Improvement and enhancement
It is envisaged that small-scale development and refurbishment will take place from time to time. The main aim of the designation of a conservation area is to ensure that the character and quality of both the buildings and the spaces between them is retained and even enhanced.
As with all conservation areas, attention must be paid to maintaining harmony with regard to building heights, proportion of walls and their openings for windows and doors, and the type and colour of building materials. Repair of the existing is preferable, but when replacements are necessary owners of properties will be encouraged to replace like-for-like.
Repairs to walls and roofs may inevitably involve some new bricks, slate or tile which should match the existing. Artificial materials such as Upvc for windows or concrete for walls will not be encouraged, and the painting of brick or stone masonry is considered to be inappropriate and also conducive to rapid deterioration behind the paint.
Walls are generally red or orange-red brick with dressings in stone, moulded brick or a contrasting colour of brick. The contrast is subtle, and restraint should be exercised where replacements are to be incorporated.
Roofs are predominantly blue slate on the Victorian houses and plain red tile on the Edwardian properties, and these materials should be used when replacements are needed. Some houses have decorative fins on the ridge tiles and those should be matched if replaced.
When windows are renewed, they should follow the pattern of the originals they replace. Where originals have been replaced by inappropriate substitutions, the opportunity should be taken to research the original design and replace with the appropriate form. The openings are almost always vertical in proportion, usually with the top light, and sometimes the lower one as well, subdivided by vertical glazing bars called mullions.
The frames should be made from moulded timber sections and set in the same plane as the originals. In new development proposals, windows should be set back at least one brick depth from the front face of the wall, to emphasise its three-dimensional quality.
Where boundary treatments are being renovated, walls should be constructed in brick with moulded brick copings, preferably matching the originals, and with recessed panels where appropriate. Some walls, especially those surrounding older properties, are stone and these should be matched with new or second-hand stone where possible.

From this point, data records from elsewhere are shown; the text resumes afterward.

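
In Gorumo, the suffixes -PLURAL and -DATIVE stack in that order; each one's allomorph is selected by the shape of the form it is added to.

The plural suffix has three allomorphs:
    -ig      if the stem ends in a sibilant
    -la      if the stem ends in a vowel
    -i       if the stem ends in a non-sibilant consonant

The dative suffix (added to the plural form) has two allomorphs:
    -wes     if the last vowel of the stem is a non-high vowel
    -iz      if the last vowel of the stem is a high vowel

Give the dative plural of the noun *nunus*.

nunusigiz

Since the final sound of *nunus* is /s/ (a sibilant), it takes -ig, giving *nunusig*.
Since the last vowel of the plural form *nunusig* is /i/ (a high vowel), it takes -iz, giving *nunusigiz*.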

Advice should be sought from North Area Team to establish whether or not planning permission is required for this work. Existing frontage walls vary considerably in height, especially as some are already replacements of original boundary treatments.
Hedges can increase the effective height of a wall. In some instances, hedges or fences occur without a wall, which may be due to the wall collapsing and not being replaced.
Throughout the conservation area the aim is to maintain walls of a reasonably consistent nature, but not necessarily all identical. Fences, which are rare in Rushford Park, will not be encouraged as they are generally 'patch-up' measures and are not consistent with the character of the area.
In cases where renewal is contemplated, gate piers should be rebuilt in stone, or brick with moulded brick copings to match the walls, rather than being replaced with concrete or timber.
The original street lamps would have been cast iron, and all have been replaced by modern concrete poles. In the unlikely event of funding becoming available, the opportunity might be taken to reinstate street furniture replicating the originals, including seating, street signs and litter bins, in order to re-create some of the former character of the area.